Still, if they beat New Zealand on Saturday they will know that in the most important aspect - the playing of the game - they are not the All Blacks' inferiors, and there have not been many Lions through the century who have been able to say that.

The McGeechan prospectus was clear from day one, nearly two months' ago: the Lions had in effect to become more All Black than the All Blacks. The fact that they turned out to have an infinitely more dynamic strike-force on the wide outside (and occasionally down the middle) was an occasionally handsome bonus.

This meant many things but perhaps the biggest was that they had to tackle as strongly and lay their bodies on the line just as readily as an All Black. In other words, the main responsibility devolved on the forwards. They - the Test pack, that is - have discharged it magnificently and will do so again on Saturday.

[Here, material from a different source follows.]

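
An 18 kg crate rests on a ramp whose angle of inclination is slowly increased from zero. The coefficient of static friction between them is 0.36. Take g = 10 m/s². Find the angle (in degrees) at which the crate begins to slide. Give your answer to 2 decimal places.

19.80°

At the threshold of sliding, static friction is at its maximum μ_s N and exactly balances the weight component along the incline: mg sin θ = μ_s mg cos θ.
Hence tan θ = μ_s = 0.36, so θ = arctan(0.36) = 19.7989°.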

'If you don't compete at the things they are good at, then you are on the back foot immediately,' McGeechan said yesterday. 'It's very different from the environment we play in at home. I'm conscious I've asked players to do things differently here from the way they would be expected or allowed to do at home.'

The majority have responded to the need for unswerving concentration, for adaptability, for - bringing it down to specifics at last - the need to win loose ball after loose ball in a manner they would not even contemplate in domestic rugby. A minority have not.

'The game is moving quickly,' McGeechan said. 'One of our penalties in the second Test was on our fifth or sixth recycled ball. You don't see that at home because players don't think that way. That's the way Australia and New Zealand do it and we have to fit into that environment because if you want to win World Cups these are the people you have to beat, not the home unions.

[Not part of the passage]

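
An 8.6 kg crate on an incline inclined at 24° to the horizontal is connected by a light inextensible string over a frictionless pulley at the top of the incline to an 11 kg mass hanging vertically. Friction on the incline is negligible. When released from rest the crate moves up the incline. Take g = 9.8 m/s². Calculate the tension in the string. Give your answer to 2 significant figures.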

'The more we can get administrators, coaches, referees and players together, the more chance we have to get it right. The more we have an overall view of the way the game is going, the better chance we have of lifting World Cups.'

It is a nice idea but when McGeechan returns we may be sure that the only thing that will happen is that the four home unions, having been temporarily brought together under the Lions' banner, will go their separate ways. It is the fact of the Lions' life that they come together, go on tour and then break up again.

Now Carwyn James, coach of the '71 side who won a Test series here in New Zealand, wanted the Lions to play regular Tests at home, not least so that they would have a better chance whenever they went away. The idea had great merit but that, alas, is another story.